2 Replies Latest reply on Jul 17, 2004 11:08 AM by Ari Miller

    Infrequent synchronizing with the database incompatible with

    Ari Miller Newbie

      We are attempting to both:
      1. Effectively cache data in our container managed entities, such that our users receive a rapid response to their requests
      2. Occasionally synch the cached entities with the database to support the infrequent case where we need to make alterations by hand to our data.

      We are employing <commit-option>D</commit-option> with an <optiond-refresh-rate>3600</optiond-refresh-rate> to synch the entity cache with the database every hour. We are running on jboss 3.2.4.
      Because of the manner in which the optiond-refresh-rate was implemented, this is proving to be completely incompatible with effective caching.
      I am hoping that there is a solution that will allow us to infrequently synchronize the information in cached entities with the data in our database.
      Please respond if there is.

      Here is the description jboss gives of option d in AdminDevel_323.pdf:
      D, is a JBoss specific feature which is not described in the EJB
      specification. It is a lazy read scheme
      where bean state is cached between transactions as with option A, but the
      state is periodically resynchronized
      with that of the persistent store. The default time between reloads is 30
      seconds, but may
      configured using the optiond-refresh-rate element.

      Based on my black box experimentation, this is how JBoss actually implements option D:
      When you start the server, JBoss kicks off a process that removes all the beans from cache at an interval specified by the refresh rate. So if you start your server at 9:20 A.M. with an optiond-refresh-rate of an hour, any entities you cache at 10:19 A.M. will be removed from the cache at 10:20 A.M. The next removal of all entities from cache will occur at 11:20 A.M., and so on.
      Our issue is that we have a ton of data in the database, but very little of it is frequently used. And that data which is used tends not to be shared between users.
      If optionD left the entities in cache, but caused them to resynchronize with the persistent store as described, that would be perfectly adequate to our needs.
      The vast majority of user requests would be against cached data, as the hourly synch of cached entities with the database would be unlikely to occur at the time a user was requesting that specific data. And after the synch, the information would be immediately accessible for any user request.
      The current optiond implementation guarantees that each user request that accesses data which hasn't been used for an hour will result in a cache miss.
      As this is true for the majority of requests in our system, it is highly problematic for us. By removing all the cached entities at the refresh interval, rather than synching those entities with the database, the jboss implementation prevents us from taking advantage of long running usage patterns.
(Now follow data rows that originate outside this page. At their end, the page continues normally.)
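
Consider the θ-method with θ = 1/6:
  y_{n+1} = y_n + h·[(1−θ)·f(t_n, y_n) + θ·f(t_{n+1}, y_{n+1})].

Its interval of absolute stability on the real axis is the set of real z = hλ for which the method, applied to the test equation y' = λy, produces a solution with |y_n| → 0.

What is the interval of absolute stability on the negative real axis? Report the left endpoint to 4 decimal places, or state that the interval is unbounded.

Test eqn y'=λy, z=hλ:
  y_{n+1} = y_n + z·[5/6·y_n + 1/6·y_{n+1}] ⇒ (1 − 1/6z)y_{n+1} = (1 + 5/6z)y_n
  R(z) = (1 + 5/6z)/(1 − 1/6z).

Solve |R(x)|<1 on ℝ⁻.
x=-1.72: |R|=0.3368
R=−1: 1+5/6x = −1+1/6x ⇒ -2/3x=2 ⇒ x=2/(-2/3)=-3.0000
Confirm numerically:
  x=-2.667: |R|=0.84631 <1
  x=-2.214: |R|=0.61724 <1
  x=-1.802: |R|=0.38580 <1
  x=-3.596: |R|=1.24844 >1
  x=-3.334: |R|=1.14313 >1
  x=-3.069: |R|=1.03043 >1
Interval (-3.0000, 0).

(-3.0000, 0).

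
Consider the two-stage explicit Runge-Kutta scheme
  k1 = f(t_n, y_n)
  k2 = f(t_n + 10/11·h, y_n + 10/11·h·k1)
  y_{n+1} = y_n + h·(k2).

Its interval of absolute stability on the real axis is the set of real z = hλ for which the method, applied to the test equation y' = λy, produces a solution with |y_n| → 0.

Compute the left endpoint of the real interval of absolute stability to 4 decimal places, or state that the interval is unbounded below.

With y'=λy (z=hλ):
  k1=λy_n ⇒ h·k1=z·y_n;  k2=λ(1+10/11z)y_n ⇒ h·k2=z(1+10/11z)y_n
  y_{n+1}/y_n = 1 + z(1+10/11z) = 1 + z + 10/11z²
  R(z) = 1 + z + 10/11z².

Need |R(x)|<1, x<0.
x=-0.31: |R|=0.7774
R=1: x+10/11x²=0 ⇒ x=−11/10=-1.1000; min R=1−1/(4·10/11)=0.7250>−1
Confirm numerically:
  x=-0.793: |R|=0.77868 <1
  x=-0.521: |R|=0.72576 <1
  x=-0.473: |R|=0.73039 <1
  x=-1.572: |R|=1.67453 >1
  x=-1.450: |R|=1.46136 >1
  x=-1.309: |R|=1.24871 >1
Stable set (-1.1000, 0).

z* = -1.1000.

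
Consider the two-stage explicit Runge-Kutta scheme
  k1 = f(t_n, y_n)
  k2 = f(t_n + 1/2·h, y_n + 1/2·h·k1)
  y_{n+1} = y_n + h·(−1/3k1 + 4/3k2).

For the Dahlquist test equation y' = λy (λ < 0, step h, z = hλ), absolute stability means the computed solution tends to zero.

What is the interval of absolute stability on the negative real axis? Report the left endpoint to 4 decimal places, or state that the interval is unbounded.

With y'=λy (z=hλ):
  k1=λy_n ⇒ h·k1=z·y_n;  k2=λ(1+1/2z)y_n ⇒ h·k2=z(1+1/2z)y_n
  y_{n+1}/y_n = 1 − 1/3z + 4/3z(1+1/2z) = 1 + z + 2/3z²
  so R(z) = 1 + z + 2/3z².

Boundary: |R(x)|=1, x<0.
x=-1.37: |R|=0.8813
R=1: x+2/3x²=0 ⇒ x=−3/2=-1.5000; min R=1−1/(4·2/3)=0.6250>−1
Confirm numerically:
  x=-1.358: |R|=0.87144 <1
  x=-0.817: |R|=0.62799 <1
  x=-0.716: |R|=0.62577 <1
  x=-2.027: |R|=1.71215 >1
  x=-1.520: |R|=1.02027 >1
Stable set (-1.5000, 0).

z∈(-1.5000,0).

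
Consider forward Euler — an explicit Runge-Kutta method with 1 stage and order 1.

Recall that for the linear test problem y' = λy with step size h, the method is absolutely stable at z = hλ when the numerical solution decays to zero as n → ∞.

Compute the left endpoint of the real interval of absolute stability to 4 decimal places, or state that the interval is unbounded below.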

      I'm hoping that our particular container cache configuration is what is causing the abberrant optionD behavior.
      Is there another policy or set of options, besides the one we are using (given below), that would resynchronize the cache with the database rather than destroying it?
      I know from testing that optionD is completely ignored when using org.jboss.ejb.plugins.NoPassivationCachePolicy, so that doesn’t work because it doesn’t synch the entity cache with the database.
      Removing all the entities from cache seems like it doesn't match the documented behavior, and, for example, it means max-bean-age is completely ignored if it is over the refresh period.
      Here are our current settings:

      <container-configuration extends="Standard CMP 2.x EntityBean">
      <container-name>CMP Cache Config</container-name>



      Please let me know if there are other options available in JBoss that might meet our goals of occasionally synching with the persistent store, and still maintaining large numbers of cached entities over long periods of time.

        • 1. Re: Infrequent synchronizing with the database incompatible
          Alexey Loubyansky Master

          I don't see much sense in what you describe. You could try cache invalidation framework. Again, it will evict instances from the cache at invalidation time.

          • 2. Re: Infrequent synchronizing with the database incompatible
            Ari Miller Newbie

            Invalidating the object and removing it from cache is precisely the issue. As to the sense in what I describe -- the whole point of employing an entity cache is for user visible performance improvements. The current method employed with optionD, removing all entities from cache, has severe performance implications. It guarantees the user requests will be run against uncached data after all the entities are invalidated. This is contrary to the documentation for optionD, which explicitly promises that cached bean state is resynchronized with the persistent data store. There is a significant difference between resynchronizing cached state, and removing all cached state. In the first case, the application server, transparent to user requests, updates the cache. The time taken to resynchronize is not visible to the users. In the second case, you guarantee that for the next user request, the application server will have to go the persistent data store to obtain information. Thus, the response to user requests is much, much slower.

            Hopefully, the distinction I'm making at least makes sense now. The current option D implementation has severe consequences for the behavior of our application. While optionD is not a J2EE standard, my guess is that the need for an appropriate combination of caching and resynching with the data store is a common need for application developers. Given that, I would assume other application servers have a different implementation of similar functionality. I'll look at the behavior of other application servers in this regard. If they all behave the same way, I'll assume that what I'm describing is not a common need, or is extraordinarily difficult to implement. Either way, I'll post my results.